Gudang Info yang berisi Berita, Cerita, Hiburan, dan Ilmu Pengetahuan

Saturday, 15 August 2015

7 Fakta Tersembunyi Dibalik Proklamasi Kemerdekaan RI

Khoirudin Joyo

17 Agustus merupakan tanggal yang sakral bagi bangsa Indonesia. Itu tidak lepas dari sejarah panjang dan berat yang telah dilakukan oleh para pejuang bangsa untuk memperoleh kemerdekaan Indonesia. Mencapai kemenangan tersebut adalah kado terindah bagi seluruh rakyat Indonesia. Setelah kemerdekaan tahun  1945, untuk meyambut Hari Proklamasi, masyarakat merayakannya dengan berbagai perlombaan seperti balap karung, tarik tambang atau panjat pinang. Tetapi apakah kamu benar-benar mengetahui apa yang sebenarnya terjadi pada hari yang sakral itu?

7 Fakta Tersembunyi Dibalik Proklamasi Kemerdekaan RI

7 Fakta Tersembunyi Dibalik Proklamasi Kemerdekaan RI
Pidato Bung Karno
Berikut ini 7 fakta tersembunyi dibalik  Proklamasi 17 Agustus 1945 yang belum banyak diketahui oleh masyarakat Indonesia. 
1. Bung Karno Sakit Saat Proklamirkan Kemerdekaan
Pada 17 Agustus 1945 pukul 08.00 (dua jam sebelum pembacaan teks Proklamasi), ternyata Bung Karno masih tidur nyenyak di kamarnya. Beliau terkena gejala malaria tertiana. Suhu badannya tinggi, dan sangat lelah setelah begadang bersama para penyusun konsep naskah proklamasi di rumah Laksamana Maeda. Saat itu, tepat di tengah-tengah bulan puasa Ramadhan.

'Pating greges', keluh Bung Karno setelah dibangunkan Dr. Soeharto, dokter pribadi kesayangannya. Kemudian darahnya dialiri chinineurethan intramusculair dan menenggak pil brom chinine. Lalu ia tidur lagi. Pukul 09.00, Bung Karno terbangun. Berpakaian rapi putih-putih dan menemui sahabatnya, Bung Hatta.

Tepat pukul 10.00, keduanya memproklamasikan kemerdekaan Indonesia dari serambi rumah. "Demikianlah Saudara-saudara! Kita sekalian telah merdeka!", ujar Bung Karno di hadapan segelintir patriot-patriot sejati.

2. Upacara Proklamasi Kemerdekaan Dilaksanakan Sangat Sederhana
Upacara Proklamasi Kemerdekaan RI berlangsung tanpa korps musik ,tak ada protokol, tak ada konduktor, dan tak ada pancaragam. Kemudian, tiang bendera terbuat dari batang bambu secara kasar, serta ditanam hanya beberapa menit menjelang upacara. Bahkan katanya, katrol tiang bendera dibuat dari gelas bekas sahur Moh. Hatta. Tetapi itulah, kenyataan yang terjadi pada sebuah upacara sakral dalam penantian panjang bangsa indonesia.

3. Naskah Asli Proklamasi Ditemukan di Tempat Sampah
Naskah asli teks Proklamasi Kemerdekaan Indonesia yang ditulis tangan oleh Bung Karno dan didikte oleh Bung Hatta, ternyata tidak pernah dimiliki dan disimpan oleh Pemerintah!

Anehnya, naskah historis tersebut justru disimpan dengan baik oleh wartawan BM Diah. Diah menemukan draft proklamasi itu di keranjang sampah di rumah Laksamana Maeda, 17 Agustus 1945 dini hari, setelah disalin dan diketik oleh Sajuti Melik.
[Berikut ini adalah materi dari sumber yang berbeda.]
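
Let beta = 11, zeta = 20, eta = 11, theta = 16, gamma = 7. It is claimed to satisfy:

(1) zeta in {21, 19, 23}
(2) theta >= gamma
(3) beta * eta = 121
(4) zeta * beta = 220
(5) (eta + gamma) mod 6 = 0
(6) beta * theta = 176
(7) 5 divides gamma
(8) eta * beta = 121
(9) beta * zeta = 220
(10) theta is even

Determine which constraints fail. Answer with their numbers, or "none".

(1) zeta = 20 is not in {21, 19, 23} — violated.
(2) theta = 16, gamma = 7; 16 ≥ 7 — satisfied.
(3) beta * eta = 11 * 11 = 121 — satisfied.
(4) zeta * beta = 20 * 11 = 220 — satisfied.
(5) eta + gamma = 18; 18 mod 6 = 0 — satisfied.
(6) beta * theta = 11 * 16 = 176 — satisfied.
(7) 7 = 5*1 + 2, so 5 does not divide 7 — violated.
(8) eta * beta = 11 * 11 = 121 — satisfied.
(9) beta * zeta = 11 * 20 = 220 — satisfied.
(10) theta = 16 is even — satisfied.

No — constraints 1, 7 are not satisfied.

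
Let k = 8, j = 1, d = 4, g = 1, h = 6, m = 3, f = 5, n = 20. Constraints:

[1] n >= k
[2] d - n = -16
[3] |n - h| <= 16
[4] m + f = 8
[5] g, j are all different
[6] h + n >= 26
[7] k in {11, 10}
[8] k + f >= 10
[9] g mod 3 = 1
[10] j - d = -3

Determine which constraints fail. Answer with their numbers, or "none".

Violated: 5 and 7.

[1] n = 20, k = 8; 20 ≥ 8  true
[2] d - n = 4 - 20 = -16  true
[3] |20 - 6| = 14; 14 ≤ 16  true
[4] m + f = 3 + 5 = 8  true
[5] g = j = 1, not all different  false
[6] h + n = 6 + 20 = 26; 26 ≥ 26  true
[7] k = 8 is not in {11, 10}  false
[8] k + f = 8 + 5 = 13; 13 ≥ 10  true
[9] 1 mod 3 = 1  true
[10] j - d = 1 - 4 = -3  true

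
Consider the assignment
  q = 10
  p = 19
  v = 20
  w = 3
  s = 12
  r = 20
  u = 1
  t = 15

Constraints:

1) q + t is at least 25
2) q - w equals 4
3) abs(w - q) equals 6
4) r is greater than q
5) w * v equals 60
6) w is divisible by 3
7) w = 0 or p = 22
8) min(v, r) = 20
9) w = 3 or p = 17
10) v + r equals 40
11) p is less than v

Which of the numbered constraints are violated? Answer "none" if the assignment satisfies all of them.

1) q + t = 10 + 15 = 25; 25 ≥ 25 — satisfied.
2) q - w = 10 - 3 = 7, not 4 — violated.
3) abs(3 - 10) = 7, not 6 — violated.
4) r = 20, q = 10; 20 > 10 — satisfied.
5) w * v = 3 * 20 = 60 — satisfied.
6) 3 / 3 = 1, so 3 divides 3 — satisfied.
7) w = 3 ≠ 0 and p = 19 ≠ 22; both disjuncts false — violated.
8) min(20, 20) = 20 — satisfied.
9) w = 3 = 3 (first disjunct) — satisfied.
10) v + r = 20 + 20 = 40 — satisfied.
11) p = 19, v = 20; 19 < 20 — satisfied.

No — constraints 2, 3, and 7 are not satisfied.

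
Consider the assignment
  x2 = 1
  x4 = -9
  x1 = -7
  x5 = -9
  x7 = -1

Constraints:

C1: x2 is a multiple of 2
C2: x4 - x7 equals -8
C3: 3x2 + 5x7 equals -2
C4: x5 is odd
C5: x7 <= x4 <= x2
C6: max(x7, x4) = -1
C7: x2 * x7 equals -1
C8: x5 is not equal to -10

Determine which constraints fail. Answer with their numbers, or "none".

The assignment fails constraints 1 and 5.

C1: 1 = 2*0 + 1, so 2 does not divide 1 — violated.
C2: x4 - x7 = -9 - (-1) = -8 — satisfied.
C3: 3x2 + 5x7 = 3(1) + 5(-1) = -2 — satisfied.
C4: x5 = -9 is odd — satisfied.
C5: values -1, -9, 1; x7 = -1 is not <= x4 = -9 — violated.
C6: max(-1, -9) = -1 — satisfied.
C7: x2 * x7 = 1 * (-1) = -1 — satisfied.
C8: x5 = -9, and -9 ≠ -10 — satisfied.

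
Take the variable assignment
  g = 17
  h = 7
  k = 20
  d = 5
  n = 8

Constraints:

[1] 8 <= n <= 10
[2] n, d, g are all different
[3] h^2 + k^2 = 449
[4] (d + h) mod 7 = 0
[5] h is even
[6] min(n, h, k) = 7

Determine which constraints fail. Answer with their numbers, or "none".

[1] n = 8 lies in [8, 10]  holds
[2] values 8, 5, 17 are pairwise distinct  holds
[3] h^2 + k^2 = 7^2 + 20^2 = 49 + 400 = 449  holds
[4] d + h = 12; 12 mod 7 = 5, not 0  fails
[5] h = 7 is odd  fails
[6] min(8, 7, 20) = 7  holds

The assignment fails constraints 4 and 5.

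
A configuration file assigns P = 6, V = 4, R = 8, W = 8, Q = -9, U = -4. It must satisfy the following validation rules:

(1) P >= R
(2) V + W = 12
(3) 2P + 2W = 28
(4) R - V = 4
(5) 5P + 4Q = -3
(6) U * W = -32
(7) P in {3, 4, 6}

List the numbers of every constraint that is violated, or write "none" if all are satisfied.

(1) P = 6, R = 8; 6 < 8 (want ≥)  no
(2) V + W = 4 + 8 = 12  yes
(3) 2P + 2W = 2(6) + 2(8) = 28  yes
(4) R - V = 8 - 4 = 4  yes
(5) 5P + 4Q = 5(6) + 4(-9) = -6, not -3  no
(6) U * W = -4 * 8 = -32  yes
(7) P = 6 is in {3, 4, 6}  yes

The assignment fails constraints 1, 5.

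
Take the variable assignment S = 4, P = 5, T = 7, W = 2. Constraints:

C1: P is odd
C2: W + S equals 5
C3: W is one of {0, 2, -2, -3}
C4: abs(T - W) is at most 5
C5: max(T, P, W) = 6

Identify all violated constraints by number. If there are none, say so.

C1: P = 5 is odd  true
C2: W + S = 2 + 4 = 6, not 5  false
C3: W = 2 is in {0, 2, -2, -3}  true
C4: abs(7 - 2) = 5; 5 ≤ 5  true
C5: max(7, 5, 2) = 7, not 6  false

No — constraints 2, 5 are not satisfied.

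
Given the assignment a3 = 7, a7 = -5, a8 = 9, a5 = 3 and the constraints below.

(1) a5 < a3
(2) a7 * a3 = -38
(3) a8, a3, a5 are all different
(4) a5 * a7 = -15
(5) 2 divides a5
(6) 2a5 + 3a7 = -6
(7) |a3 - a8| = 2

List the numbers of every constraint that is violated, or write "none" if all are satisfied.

Constraints 2, 5, and 6 are violated.

(1) a5 = 3, a3 = 7; 3 < 7  yes
(2) a7 * a3 = -5 * 7 = -35, not -38  no
(3) values 9, 7, 3 are pairwise distinct  yes
(4) a5 * a7 = 3 * (-5) = -15  yes
(5) 3 = 2*1 + 1, so 2 does not divide 3  no
(6) 2a5 + 3a7 = 2(3) + 3(-5) = -9, not -6  no
(7) |7 - 9| = 2  yes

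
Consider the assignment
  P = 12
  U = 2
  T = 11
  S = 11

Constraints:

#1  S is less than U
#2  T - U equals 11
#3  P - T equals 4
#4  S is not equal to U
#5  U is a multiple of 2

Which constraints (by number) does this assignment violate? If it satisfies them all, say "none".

#1 S = 11, U = 2; 11 ≥ 2 (want <)  ✗
#2 T - U = 11 - 2 = 9, not 11  ✗
#3 P - T = 12 - 11 = 1, not 4  ✗
#4 S = 11, U = 2; distinct  ✓
#5 2 / 2 = 1, so 2 divides 2  ✓

No — constraints 1, 2, 3 are not satisfied.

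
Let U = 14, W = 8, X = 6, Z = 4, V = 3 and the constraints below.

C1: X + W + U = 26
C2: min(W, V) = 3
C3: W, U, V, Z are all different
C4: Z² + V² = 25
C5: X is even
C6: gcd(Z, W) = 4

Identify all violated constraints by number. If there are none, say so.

The assignment fails constraint 1.

C1: X + W + U = 6 + 8 + 14 = 28, not 26  false
C2: min(8, 3) = 3  true
C3: values 8, 14, 3, 4 are pairwise distinct  true
C4: Z² + V² = 4² + 3² = 16 + 9 = 25  true
C5: X = 6 is even  true
C6: gcd(4, 8) = 4  true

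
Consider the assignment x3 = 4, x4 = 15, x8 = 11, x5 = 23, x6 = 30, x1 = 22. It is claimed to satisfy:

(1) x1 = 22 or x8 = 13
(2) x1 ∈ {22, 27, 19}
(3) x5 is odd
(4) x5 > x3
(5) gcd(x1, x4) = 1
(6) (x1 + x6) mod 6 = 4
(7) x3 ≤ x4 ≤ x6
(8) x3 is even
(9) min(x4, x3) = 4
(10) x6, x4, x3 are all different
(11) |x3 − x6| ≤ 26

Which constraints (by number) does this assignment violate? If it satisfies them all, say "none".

(1) x1 = 22 = 22 (first disjunct) — satisfied.
(2) x1 = 22 is in {22, 27, 19} — satisfied.
(3) x5 = 23 is odd — satisfied.
(4) x5 = 23, x3 = 4; 23 > 4 — satisfied.
(5) gcd(22, 15) = 1 — satisfied.
(6) x1 + x6 = 52; 52 mod 6 = 4 — satisfied.
(7) values 4 ≤ 15 ≤ 30 — satisfied.
(8) x3 = 4 is even — satisfied.
(9) min(15, 4) = 4 — satisfied.
(10) values 30, 15, 4 are pairwise distinct — satisfied.
(11) |4 − 30| = 26; 26 ≤ 26 — satisfied.

None — every constraint holds.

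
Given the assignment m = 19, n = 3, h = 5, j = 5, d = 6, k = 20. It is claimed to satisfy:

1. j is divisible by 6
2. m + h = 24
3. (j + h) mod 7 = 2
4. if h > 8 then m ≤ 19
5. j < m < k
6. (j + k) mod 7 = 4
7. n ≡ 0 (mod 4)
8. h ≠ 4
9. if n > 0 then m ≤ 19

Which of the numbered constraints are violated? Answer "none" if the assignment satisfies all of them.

Constraints 1, 3, 7 do not hold.

1. 5 = 6×0 + 5, so 6 does not divide 5  false
2. m + h = 19 + 5 = 24  true
3. j + h = 10; 10 mod 7 = 3, not 2  false
4. h = 5, not > 8; antecedent false, conditional vacuously true  true
5. values 5 < 19 < 20  true
6. j + k = 25; 25 mod 7 = 4  true
7. 3 mod 4 = 3, not 0  false
8. h = 5, and 5 ≠ 4  true
9. n = 3 > 0, so we need m ≤ 19; m = 19 ≤ 19  true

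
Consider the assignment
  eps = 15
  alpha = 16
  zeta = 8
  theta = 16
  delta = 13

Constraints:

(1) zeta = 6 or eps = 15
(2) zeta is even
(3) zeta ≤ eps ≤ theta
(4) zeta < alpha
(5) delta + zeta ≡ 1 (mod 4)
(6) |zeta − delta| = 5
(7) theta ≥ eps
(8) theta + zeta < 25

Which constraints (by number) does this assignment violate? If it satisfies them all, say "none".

(1) zeta = 8 ≠ 6, but eps = 15 = 15 (second disjunct) — holds.
(2) zeta = 8 is even — holds.
(3) values 8 ≤ 15 ≤ 16 — holds.
(4) zeta = 8, alpha = 16; 8 < 16 — holds.
(5) delta + zeta = 21; 21 mod 4 = 1 — holds.
(6) |8 − 13| = 5 — holds.
(7) theta = 16, eps = 15; 16 ≥ 15 — holds.
(8) theta + zeta = 16 + 8 = 24; 24 < 25 — holds.

All constraints are satisfied.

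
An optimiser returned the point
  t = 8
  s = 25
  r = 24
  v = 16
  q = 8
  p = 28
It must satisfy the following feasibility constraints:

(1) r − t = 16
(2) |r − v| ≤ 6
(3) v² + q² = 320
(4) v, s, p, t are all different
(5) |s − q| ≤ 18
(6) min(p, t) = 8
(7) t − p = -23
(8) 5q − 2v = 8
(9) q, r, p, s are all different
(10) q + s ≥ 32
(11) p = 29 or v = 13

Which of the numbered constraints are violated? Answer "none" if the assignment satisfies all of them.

Constraints 2, 7, and 11 do not hold.

(1) r − t = 24 − 8 = 16  true
(2) |24 − 16| = 8; 8 > 6, exceeds bound 6  false
(3) v² + q² = 16² + 8² = 256 + 64 = 320  true
(4) values 16, 25, 28, 8 are pairwise distinct  true
(5) |25 − 8| = 17; 17 ≤ 18  true
(6) min(28, 8) = 8  true
(7) t − p = 8 − 28 = -20, not -23  false
(8) 5q − 2v = 5(8) − 2(16) = 8  true
(9) values 8, 24, 28, 25 are pairwise distinct  true
(10) q + s = 8 + 25 = 33; 33 ≥ 32  true
(11) p = 28 ≠ 29 and v = 16 ≠ 13; both disjuncts false  false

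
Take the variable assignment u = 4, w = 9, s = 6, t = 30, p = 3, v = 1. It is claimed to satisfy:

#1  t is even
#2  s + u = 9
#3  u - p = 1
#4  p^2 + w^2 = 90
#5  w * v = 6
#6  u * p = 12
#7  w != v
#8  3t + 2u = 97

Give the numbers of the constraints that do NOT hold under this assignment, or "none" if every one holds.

#1 t = 30 is even — OK.
#2 s + u = 6 + 4 = 10, not 9 — violated.
#3 u - p = 4 - 3 = 1 — OK.
#4 p^2 + w^2 = 3^2 + 9^2 = 9 + 81 = 90 — OK.
#5 w * v = 9 * 1 = 9, not 6 — violated.
#6 u * p = 4 * 3 = 12 — OK.
#7 w = 9, v = 1; distinct — OK.
#8 3t + 2u = 3(30) + 2(4) = 98, not 97 — violated.

Constraints 2, 5, and 8 are violated.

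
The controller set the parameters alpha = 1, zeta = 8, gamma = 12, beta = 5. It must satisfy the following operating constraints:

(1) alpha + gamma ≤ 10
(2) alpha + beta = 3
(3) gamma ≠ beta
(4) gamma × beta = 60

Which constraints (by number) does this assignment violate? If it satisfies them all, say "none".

(1) alpha + gamma = 1 + 12 = 13; 13 > 10, bound 10 not met  ✘
(2) alpha + beta = 1 + 5 = 6, not 3  ✘
(3) gamma = 12, beta = 5; distinct  ✔
(4) gamma × beta = 12 × 5 = 60  ✔

Constraints 1 and 2 do not hold.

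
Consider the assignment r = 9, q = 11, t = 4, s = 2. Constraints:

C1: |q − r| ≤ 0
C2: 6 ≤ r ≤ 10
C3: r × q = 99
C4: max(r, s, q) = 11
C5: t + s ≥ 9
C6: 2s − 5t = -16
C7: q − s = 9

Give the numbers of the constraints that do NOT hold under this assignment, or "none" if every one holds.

Constraints 1, 5 are violated.

C1: |11 − 9| = 2; 2 > 0, exceeds bound 0  fails
C2: r = 9 lies in [6, 10]  holds
C3: r × q = 9 × 11 = 99  holds
C4: max(9, 2, 11) = 11  holds
C5: t + s = 4 + 2 = 6; 6 < 9, bound 9 not met  fails
C6: 2s − 5t = 2(2) − 5(4) = -16  holds
C7: q − s = 11 − 2 = 9  holds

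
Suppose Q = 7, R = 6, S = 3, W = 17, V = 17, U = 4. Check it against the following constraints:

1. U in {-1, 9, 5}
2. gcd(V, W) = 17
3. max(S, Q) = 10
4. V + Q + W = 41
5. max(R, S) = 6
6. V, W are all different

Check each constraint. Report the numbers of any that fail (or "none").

Violated: 1, 3, 6.

1. U = 4 is not in {-1, 9, 5} — violated.
2. gcd(17, 17) = 17 — OK.
3. max(3, 7) = 7, not 10 — violated.
4. V + Q + W = 17 + 7 + 17 = 41 — OK.
5. max(6, 3) = 6 — OK.
6. V = W = 17, not all different — violated.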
Pada 29 Mei 1992, Diah menyerahkan draft tersebut kepada Presiden Soeharto, setelah menyimpannya selama 46 tahun 9 bulan 19 hari.

4. Proklamator sebenarnya bukan hanya Soekarno-Hatta
Pada saat penyusunan naskah Proklamasi yang hadir di tempat itu dan ikut rapat tentu bukanlah Soekarno dan Hatta saja, akan tetapi ada tokoh-tokoh lain seperti Achmad Soebardjo, Sajuti Melik dan Soekarni. Namun usul Bung Hatta supaya semua yang hadir di rapat tersebut menandatangi teks proklamasi tersebut ditolak oleh Soekarni, salah satu pemuda yang hadir pada penyusunan naskah. Oleh karenanya, Bung Hatta menggerutu, “Huh, diberi kesempatan membuat sejarah tidak mau.”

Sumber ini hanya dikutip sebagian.